Priest admits leaking classified Vatican documents, blames sexual tension

A Spanish priest has admitted he leaked classified Vatican documents to journalists.

Monsignor Angel Lucio Vallejo Balda said he had felt intimidated by a woman he was romantically engaged with.

"Yes, I sent documents to journalists, I handed over a list of five pages with 87 passwords," he told a Holy See court in response to questions from the prosecution.

He said he did it "spontaneously" and was "not fully lucid". He suggested his former colleague Francesca Chaouqui, an Italian PR consultant, had coerced him into leaking the documents by threatening to reveal their relationship.

"I was convinced I was in a situation without exit," he said and claimed his actions were a result of sexual tension and blackmail.

However Chaouqui denied the pair had a sexual relationship.

The two were colleagues on a now-defunct commission appointed by Pope Francis to reform the Vatican's financial holdings.

They are now at the centre of a controversial trial, known as Vatileaks II, which resumed on Monday. The case surrounds two books which came out last year and depict the Holy See riddled with corruption and scandal. The books are based on leaked information and could see five people, including two journalists, Gianluigi Nuzzi and Emiliano Fittipaldi, imprisoned under the Vatican's anti-leaks legislation.

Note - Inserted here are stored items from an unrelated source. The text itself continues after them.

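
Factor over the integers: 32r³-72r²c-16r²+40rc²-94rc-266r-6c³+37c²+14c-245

(4r-2c+7)(2r-3c-7)(4r-c+5)

Group: 4r(8r²-14rc-18r+3c²-8c-35) + (-2c+7)(8r²-14rc-18r+3c²-8c-35); both groups contain (8r²-14rc-18r+3c²-8c-35), so (4r-2c+7) is a factor with cofactor 8r²-14rc-18r+3c²-8c-35.
The cofactor groups again: 8r²-14rc-18r+3c²-8c-35 = 4r(2r-3c-7) + (-c+5)(2r-3c-7); both groups contain (2r-3c-7), giving (4r-c+5)(2r-3c-7).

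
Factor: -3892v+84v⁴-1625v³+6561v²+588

Testing divisors of the constant over divisors of the leading coefficient, v = 1/4 is a root, so (4v-1) is a factor; dividing leaves 21v³-401v²+1540v-588.
Continuing, v = 14 is a root, so (v-14) is a factor; dividing leaves 21v²-107v+42.
The remaining quadratic factors as (3v-14)(7v-3).

(3v-14)(4v-1)(7v-3)(v-14)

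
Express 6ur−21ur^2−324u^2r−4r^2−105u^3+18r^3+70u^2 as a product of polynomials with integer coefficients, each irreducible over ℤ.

Group: 5u(−21u^2−69ur+14u−18r^2+4r) − r(−21u^2−69ur+14u−18r^2+4r); both groups contain (−21u^2−69ur+14u−18r^2+4r), so (5u−r) is a factor with cofactor −21u^2−69ur+14u−18r^2+4r.
The cofactor groups again: −21u^2−69ur+14u−18r^2+4r = −7u(3u+9r−2) − 2r(3u+9r−2); both groups contain (3u+9r−2), giving −(7u+2r)(3u+9r−2).

−(5u−r)(7u+2r)(3u+9r−2)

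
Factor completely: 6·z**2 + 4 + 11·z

(2·z + 1)·(3·z + 4)

Need a pair with product 6·4 = 24 and sum 11: that's 8 and 3.
Split the middle term: 6·z**2 + 8·z + 3·z + 4 = 2·z·(3·z + 4) + (3·z + 4).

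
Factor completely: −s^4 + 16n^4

(2n + s)(2n − s)(4n^2 + s^2)

Difference of squares twice: with A = 2n and B = s, A⁴ − B⁴ = (A² − B²)(A² + B²), and A² − B² factors again.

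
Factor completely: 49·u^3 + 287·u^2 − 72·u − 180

By the rational root theorem, u = 6/7 is a root, so (7·u − 6) is a factor; dividing leaves 7·u^2 + 47·u + 30.
The remaining quadratic factors as (7·u + 5)(u + 6).

(7·u + 5)·(7·u − 6)·(u + 6)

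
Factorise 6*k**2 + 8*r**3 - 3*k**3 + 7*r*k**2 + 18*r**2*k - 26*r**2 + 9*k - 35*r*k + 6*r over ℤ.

Group: r*(8*r**2 + 10*r*k - 2*r - 3*k**2 - 3*k) + (k - 3)*(8*r**2 + 10*r*k - 2*r - 3*k**2 - 3*k); both groups contain (8*r**2 + 10*r*k - 2*r - 3*k**2 - 3*k), so (r + k - 3) is a factor with cofactor 8*r**2 + 10*r*k - 2*r - 3*k**2 - 3*k.
The cofactor groups again: 8*r**2 + 10*r*k - 2*r - 3*k**2 - 3*k = 4*r*(2*r + 3*k) + (-k - 1)*(2*r + 3*k); both groups contain (2*r + 3*k), giving (4*r - k - 1)*(2*r + 3*k).

(4*r - k - 1)*(2*r + 3*k)*(r + k - 3)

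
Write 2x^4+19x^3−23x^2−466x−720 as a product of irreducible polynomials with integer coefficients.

Trying the rational-root candidates, x = −2 is a root, so (x+2) is a factor; dividing leaves 2x^3+15x^2−53x−360.
Continuing, x = 5 is a root, so (x−5) divides it; the quotient is 2x^2+25x+72.
The remaining quadratic factors as (2x+9)(x+8).

(2x+9)(x+2)(x+8)(x−5)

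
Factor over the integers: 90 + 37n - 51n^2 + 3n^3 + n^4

(n + 1)(n + 9)(n - 2)(n - 5)

Testing divisors of the constant over divisors of the leading coefficient, n = 5 is a root, so (n - 5) divides it; the quotient is n^3 + 8n^2 - 11n - 18.
Then n = -1 is a root, so (n + 1) is a factor; dividing leaves n^2 + 7n - 18.
The remaining quadratic factors as (n + 9)(n - 2).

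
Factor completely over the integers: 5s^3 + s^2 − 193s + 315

(5s − 9)(s + 7)(s − 5)

Trying the rational-root candidates, s = 9/5 is a root, so (5s − 9) is a factor; dividing leaves s^2 + 2s − 35.
The remaining quadratic factors as (s − 5)(s + 7).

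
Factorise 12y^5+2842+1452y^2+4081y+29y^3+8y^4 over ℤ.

(2y+7)(6y+7)(y+2)(y^2-6y+29)

Testing divisors of the constant over divisors of the leading coefficient, y = -7/2 is a root, giving the factor (2y+7) and quotient 6y^4-17y^3+74y^2+467y+406.
Next, y = -2 is a root, so (y+2) is a factor; dividing leaves 6y^3-29y^2+132y+203.
Next, y = -7/6 is a root, so (6y+7) divides it; the quotient is y^2-6y+29.
The quadratic y^2-6y+29 has discriminant -80 < 0 and is irreducible over ℤ.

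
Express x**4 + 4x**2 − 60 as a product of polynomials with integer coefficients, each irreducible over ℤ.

(x**2 + 10)(x**2 − 6)

Substitute u = x**2 to get a quadratic in u, then factor.
x**2 + 10 is irreducible over ℤ (always positive, so no real roots).
x**2 − 6 is irreducible over ℤ (6 is not a perfect square).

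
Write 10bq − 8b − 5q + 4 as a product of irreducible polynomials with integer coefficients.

(2b − 1)(5q − 4)

Group as (10bq − 8b) + (−5q + 4) = 2b(5q − 4) − (5q − 4).
Both groups share the factor (5q − 4).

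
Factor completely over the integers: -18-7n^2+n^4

(n+3)(n-3)(n^2+2)

Substitute u = n^2 to get a quadratic in u, then factor.
n^2-9 is a difference of squares.
n^2+2 is irreducible over ℤ (always positive, so no real roots).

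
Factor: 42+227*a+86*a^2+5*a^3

Among the possible rational roots, a = −14 is a root, giving the factor (a+14) and quotient 5*a^2+16*a+3.
The remaining quadratic factors as (5*a+1)(a+3).

(5*a+1)*(a+14)*(a+3)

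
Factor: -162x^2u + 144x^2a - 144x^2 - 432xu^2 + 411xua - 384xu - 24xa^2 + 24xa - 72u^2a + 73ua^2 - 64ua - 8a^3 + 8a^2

Group: 6x(-27xu + 24xa - 24x - 72u^2 + 73ua - 64u - 8a^2 + 8a) + a(-27xu + 24xa - 24x - 72u^2 + 73ua - 64u - 8a^2 + 8a); both groups contain (-27xu + 24xa - 24x - 72u^2 + 73ua - 64u - 8a^2 + 8a), so (6x + a) is a factor with cofactor -27xu + 24xa - 24x - 72u^2 + 73ua - 64u - 8a^2 + 8a.
The cofactor groups again: -27xu + 24xa - 24x - 72u^2 + 73ua - 64u - 8a^2 + 8a = -3x(9u - 8a + 8) + (-8u + a)(9u - 8a + 8); both groups contain (9u - 8a + 8), giving -(3x + 8u - a)(9u - 8a + 8).

-(9u - 8a + 8)(3x + 8u - a)(6x + a)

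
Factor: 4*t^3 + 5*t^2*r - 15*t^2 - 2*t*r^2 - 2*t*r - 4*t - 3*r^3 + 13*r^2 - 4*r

Group: t*(4*t^2 + t*r + t - 3*r^2 + r) + (r - 4)*(4*t^2 + t*r + t - 3*r^2 + r); both groups contain (4*t^2 + t*r + t - 3*r^2 + r), so (t + r - 4) is a factor with cofactor 4*t^2 + t*r + t - 3*r^2 + r.
The cofactor groups again: 4*t^2 + t*r + t - 3*r^2 + r = 4*t*(t + r) + (-3*r + 1)*(t + r); both groups contain (t + r), giving (4*t - 3*r + 1)*(t + r).

(4*t - 3*r + 1)*(t + r)*(t + r - 4)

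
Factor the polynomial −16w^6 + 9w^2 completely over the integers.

Every term has a factor of w^2; factoring it out leaves −16w^4 + 9.
Recognize a difference of squares with the parts 3 and 4w^2.

−w^2(4w^2 + 3)(4w^2 − 3)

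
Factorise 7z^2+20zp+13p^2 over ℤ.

(7z+13p)(z+p)

Group: z(7z+13p) + p(7z+13p); both groups contain (7z+13p).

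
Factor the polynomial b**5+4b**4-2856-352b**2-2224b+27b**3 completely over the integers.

Testing divisors of the constant over divisors of the leading coefficient, b = -3 is a root, so (b+3) divides it; the quotient is b**4+b**3+24b**2-424b-952.
Next, b = -2 is a root, so (b+2) divides it; the quotient is b**3-b**2+26b-476.
Then b = 7 is a root, so (b-7) is a factor; dividing leaves b**2+6b+68.
The quadratic b**2+6b+68 has discriminant -236 < 0 and is irreducible over ℤ.

(b+2)(b+3)(b-7)(b**2+6b+68)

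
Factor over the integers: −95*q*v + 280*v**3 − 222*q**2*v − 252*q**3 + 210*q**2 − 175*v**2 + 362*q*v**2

−(6*q + 8*v − 5)*(6*q − 7*v)*(7*q + 5*v)

Group: 6*q*(−42*q**2 + 19*q*v + 35*v**2) + (8*v − 5)*(−42*q**2 + 19*q*v + 35*v**2); both groups contain (−42*q**2 + 19*q*v + 35*v**2), so (6*q + 8*v − 5) is a factor with cofactor −42*q**2 + 19*q*v + 35*v**2.
The cofactor groups again: −42*q**2 + 19*q*v + 35*v**2 = −7*q*(6*q − 7*v) − 5*v*(6*q − 7*v); both groups contain (6*q − 7*v), giving −(7*q + 5*v)*(6*q − 7*v).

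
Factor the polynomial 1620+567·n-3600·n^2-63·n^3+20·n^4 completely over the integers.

Trying the rational-root candidates, n = 15 is a root, so (n-15) divides it; the quotient is 20·n^3+237·n^2-45·n-108.
Next, n = 3/4 is a root, giving the factor (4·n-3) and quotient 5·n^2+63·n+36.
The remaining quadratic factors as (5·n+3)(n+12).

(4·n-3)·(5·n+3)·(n+12)·(n-15)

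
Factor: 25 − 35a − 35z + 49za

(7a − 5)(7z − 5)

Group as (49za − 35z) + (−35a + 25) = 7z(7a − 5) − 5(7a − 5).
Both groups share the factor (7a − 5).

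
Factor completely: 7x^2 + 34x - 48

Need a pair with product 7·(-48) = -336 and sum 34: that's 42 and -8.
Split the middle term: 7x^2 + 42x - 8x - 48 = 7x(x + 6) - 8(x + 6).

(7x - 8)(x + 6)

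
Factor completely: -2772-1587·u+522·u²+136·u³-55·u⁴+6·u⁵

Trying the rational-root candidates, u = 4 is a root, giving the factor (u-4) and quotient 6·u⁴-31·u³+12·u²+570·u+693.
Next, u = -7/3 is a root, giving the factor (3·u+7) and quotient 2·u³-15·u²+39·u+99.
Then u = -3/2 is a root, giving the factor (2·u+3) and quotient u²-9·u+33.
The quadratic u²-9·u+33 has discriminant -51 < 0 and is irreducible over ℤ.

(2·u+3)·(3·u+7)·(u-4)·(u²-9·u+33)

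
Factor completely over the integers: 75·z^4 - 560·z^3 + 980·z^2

Pull out the common factor 5·z^2, then factor the remaining trinomial.

5·z^2·(3·z - 14)·(5·z - 14)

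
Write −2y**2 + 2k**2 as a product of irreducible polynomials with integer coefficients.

Factor out 2, leaving k**2 − y**2, which is a difference of two squares.

2(k + y)(k − y)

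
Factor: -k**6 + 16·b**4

(4·b**2 + k**3)·(4·b**2 - k**3)

Recognize a difference of squares with the parts 4·b**2 and k**3.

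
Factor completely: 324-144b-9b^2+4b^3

(4b-9)(b+6)(b-6)

Trying the rational-root candidates, b = -6 is a root, giving the factor (b+6) and quotient 4b^2-33b+54.
The remaining quadratic factors as (b-6)(4b-9).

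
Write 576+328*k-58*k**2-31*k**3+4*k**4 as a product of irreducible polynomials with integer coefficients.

(4*k+9)*(k+2)*(k-4)*(k-8)

Among the possible rational roots, k = 4 is a root, so (k-4) divides it; the quotient is 4*k**3-15*k**2-118*k-144.
Then k = -2 is a root, so (k+2) is a factor; dividing leaves 4*k**2-23*k-72.
The remaining quadratic factors as (4*k+9)(k-8).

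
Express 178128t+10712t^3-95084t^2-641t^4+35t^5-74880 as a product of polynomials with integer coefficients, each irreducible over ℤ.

Trying the rational-root candidates, t = 12/7 is a root, so (7t-12) divides it; the quotient is 5t^4-83t^3+1388t^2-11204t+6240.
Next, t = 3/5 is a root, so (5t-3) is a factor; dividing leaves t^3-16t^2+268t-2080.
Continuing, t = 10 is a root, so (t-10) is a factor; dividing leaves t^2-6t+208.
The quadratic t^2-6t+208 has discriminant -796 < 0 and is irreducible over ℤ.

(5t-3)(7t-12)(t-10)(t^2-6t+208)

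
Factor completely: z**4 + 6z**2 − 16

Substitute u = z**2 to get a quadratic in u, then factor.
z**2 − 2 is irreducible over ℤ (2 is not a perfect square).
z**2 + 8 is irreducible over ℤ (always positive, so no real roots).

(z**2 + 8)(z**2 − 2)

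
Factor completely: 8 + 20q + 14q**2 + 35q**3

(5q + 2)(7q**2 + 4)

Group as (35q**3 + 20q) + (14q**2 + 8) = 5q(7q**2 + 4) + 2(7q**2 + 4).
Both groups share the factor (7q**2 + 4).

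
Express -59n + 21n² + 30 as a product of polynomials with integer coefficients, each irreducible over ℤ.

Need a pair with product 21·30 = 630 and sum -59: that's -14 and -45.
Split the middle term: 21n² - 14n - 45n + 30 = 7n(3n - 2) - 15(3n - 2).

(3n - 2)(7n - 15)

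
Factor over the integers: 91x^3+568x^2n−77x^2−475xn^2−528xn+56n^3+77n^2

Group: 7x(13x^2+83xn−11x−56n^2−77n) − n(13x^2+83xn−11x−56n^2−77n); both groups contain (13x^2+83xn−11x−56n^2−77n), so (7x−n) is a factor with cofactor 13x^2+83xn−11x−56n^2−77n.
The cofactor groups again: 13x^2+83xn−11x−56n^2−77n = x(13x−8n−11) + 7n(13x−8n−11); both groups contain (13x−8n−11), giving (x+7n)(13x−8n−11).

(13x−8n−11)(7x−n)(x+7n)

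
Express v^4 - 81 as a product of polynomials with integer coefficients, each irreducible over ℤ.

Difference of squares twice: with A = v and B = 3, A⁴ − B⁴ = (A² − B²)(A² + B²), and A² − B² factors again.

(v + 3)(v - 3)(v^2 + 9)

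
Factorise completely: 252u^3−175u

Factor out 7u, leaving 36u^2−25, which is a difference of two squares.

7u(6u+5)(6u−5)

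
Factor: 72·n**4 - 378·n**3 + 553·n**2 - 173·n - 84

Among the possible rational roots, n = 7/6 is a root, giving the factor (6·n - 7) and quotient 12·n**3 - 49·n**2 + 35·n + 12.
Next, n = -1/4 is a root, giving the factor (4·n + 1) and quotient 3·n**2 - 13·n + 12.
The remaining quadratic factors as (n - 3)(3·n - 4).

(3·n - 4)·(4·n + 1)·(6·n - 7)·(n - 3)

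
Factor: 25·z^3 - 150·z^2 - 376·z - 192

By the rational root theorem, z = 8 is a root, giving the factor (z - 8) and quotient 25·z^2 + 50·z + 24.
The remaining quadratic factors as (5·z + 6)(5·z + 4).

(5·z + 4)·(5·z + 6)·(z - 8)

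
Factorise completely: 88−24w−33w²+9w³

Group as (9w³−24w) + (−33w²+88) = 3w(3w²−8) − 11(3w²−8).
Both groups share the factor (3w²−8).

(3w−11)(3w²−8)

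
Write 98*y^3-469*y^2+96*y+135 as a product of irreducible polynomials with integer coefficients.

(2*y-9)*(7*y+3)*(7*y-5)

Testing divisors of the constant over divisors of the leading coefficient, y = 9/2 is a root, so (2*y-9) divides it; the quotient is 49*y^2-14*y-15.
The remaining quadratic factors as (7*y+3)(7*y-5).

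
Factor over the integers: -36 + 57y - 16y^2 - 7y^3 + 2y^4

Testing divisors of the constant over divisors of the leading coefficient, y = 4 is a root, so (y - 4) divides it; the quotient is 2y^3 + y^2 - 12y + 9.
Then y = 1 is a root, so (y - 1) is a factor; dividing leaves 2y^2 + 3y - 9.
The remaining quadratic factors as (y + 3)(2y - 3).

(2y - 3)(y + 3)(y - 1)(y - 4)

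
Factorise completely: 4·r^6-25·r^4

r^4·(2·r+5)·(2·r-5)

Factor out r^4 first: what remains is 4·r^2-25.
Recognize a difference of squares with the parts 2·r and 5.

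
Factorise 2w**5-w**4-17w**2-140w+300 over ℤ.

(2w-5)(w+3)(w-2)(w**2+w+10)

Testing divisors of the constant over divisors of the leading coefficient, w = 5/2 is a root, so (2w-5) is a factor; dividing leaves w**4+2w**3+5w**2+4w-60.
Continuing, w = 2 is a root, so (w-2) divides it; the quotient is w**3+4w**2+13w+30.
Continuing, w = -3 is a root, so (w+3) divides it; the quotient is w**2+w+10.
The quadratic w**2+w+10 has discriminant -39 < 0 and is irreducible over ℤ.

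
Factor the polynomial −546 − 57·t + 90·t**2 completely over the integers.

Pull out the common factor 3, then factor the remaining trinomial.

3·(5·t − 14)·(6·t + 13)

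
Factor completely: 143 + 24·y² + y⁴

Substitute u = y² to get a quadratic in u, then factor.
y² + 11 is irreducible over ℤ (always positive, so no real roots).
y² + 13 is irreducible over ℤ (always positive, so no real roots).

(y² + 11)·(y² + 13)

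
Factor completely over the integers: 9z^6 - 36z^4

9z^4(z + 2)(z - 2)

Factor out 9z^4 first: what remains is z^2 - 4.
Recognize a difference of squares with the parts z and 2.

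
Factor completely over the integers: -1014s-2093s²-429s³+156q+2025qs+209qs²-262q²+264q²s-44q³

Group: 11q(-4q²+20qs-26q+39s²+169s) + (-11s-6)(-4q²+20qs-26q+39s²+169s); both groups contain (-4q²+20qs-26q+39s²+169s), so (11q-11s-6) is a factor with cofactor -4q²+20qs-26q+39s²+169s.
The cofactor groups again: -4q²+20qs-26q+39s²+169s = -2q(2q+3s+13) + 13s(2q+3s+13); both groups contain (2q+3s+13), giving -(2q-13s)(2q+3s+13).

-(11q-11s-6)(2q+3s+13)(2q-13s)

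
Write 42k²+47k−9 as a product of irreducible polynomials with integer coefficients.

(6k−1)(7k+9)

Need a pair with product 42·(−9) = −378 and sum 47: that's 54 and −7.
Split the middle term: 42k²+54k − 7k−9 = 6k(7k+9) − (7k+9).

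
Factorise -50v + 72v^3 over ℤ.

2v(6v + 5)(6v - 5)

Factor out 2v, leaving 36v^2 - 25, which is a difference of two squares.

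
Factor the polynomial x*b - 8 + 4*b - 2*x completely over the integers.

(b - 2)*(x + 4)

Group as (x*b - 2*x) + (4*b - 8) = x*(b - 2) + 4*(b - 2).
Both groups share the factor (b - 2).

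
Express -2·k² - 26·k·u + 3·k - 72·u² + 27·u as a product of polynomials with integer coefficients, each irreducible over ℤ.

Group: -k·(2·k + 8·u - 3) - 9·u·(2·k + 8·u - 3); both groups contain (2·k + 8·u - 3).

-(2·k + 8·u - 3)·(k + 9·u)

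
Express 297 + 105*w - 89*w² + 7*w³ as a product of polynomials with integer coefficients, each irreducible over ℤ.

By the rational root theorem, w = 11 is a root, so (w - 11) divides it; the quotient is 7*w² - 12*w - 27.
The remaining quadratic factors as (7*w + 9)(w - 3).

(7*w + 9)*(w - 11)*(w - 3)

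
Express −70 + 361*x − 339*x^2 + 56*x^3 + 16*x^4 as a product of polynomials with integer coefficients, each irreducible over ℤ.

(4*x − 1)*(4*x − 5)*(x + 7)*(x − 2)

By the rational root theorem, x = −7 is a root, so (x + 7) is a factor; dividing leaves 16*x^3 − 56*x^2 + 53*x − 10.
Continuing, x = 2 is a root, so (x − 2) divides it; the quotient is 16*x^2 − 24*x + 5.
The remaining quadratic factors as (4*x − 5)(4*x − 1).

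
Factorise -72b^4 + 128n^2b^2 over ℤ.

8b^2(4n - 3b)(4n + 3b)

Every term has a factor of 8b^2. Then 16n^2 - 9b^2 = (4n)² − (3b)².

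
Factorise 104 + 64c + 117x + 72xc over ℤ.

Group as (72xc + 117x) + (64c + 104) = 9x(8c + 13) + 8(8c + 13).
Both groups share the factor (8c + 13).

(8c + 13)(9x + 8)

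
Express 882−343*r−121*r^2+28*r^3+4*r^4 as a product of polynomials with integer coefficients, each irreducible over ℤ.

Among the possible rational roots, r = −7/2 is a root, so (2*r+7) divides it; the quotient is 2*r^3+7*r^2−85*r+126.
Continuing, r = −9 is a root, so (r+9) is a factor; dividing leaves 2*r^2−11*r+14.
The remaining quadratic factors as (2*r−7)(r−2).

(2*r+7)*(2*r−7)*(r+9)*(r−2)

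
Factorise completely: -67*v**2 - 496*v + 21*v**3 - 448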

The laws were hastily introduced after the first Vatileaks scandal in 2013 centred on secrets revealed by the former butler of the now-retired Pope Benedict XVI.

Balda spent two months in a police cell last year before being transferred to house arrest before Christmas. However he was sent back to Vatican jail after it emerged he used a mobile phone to communicate with others while under house arrest.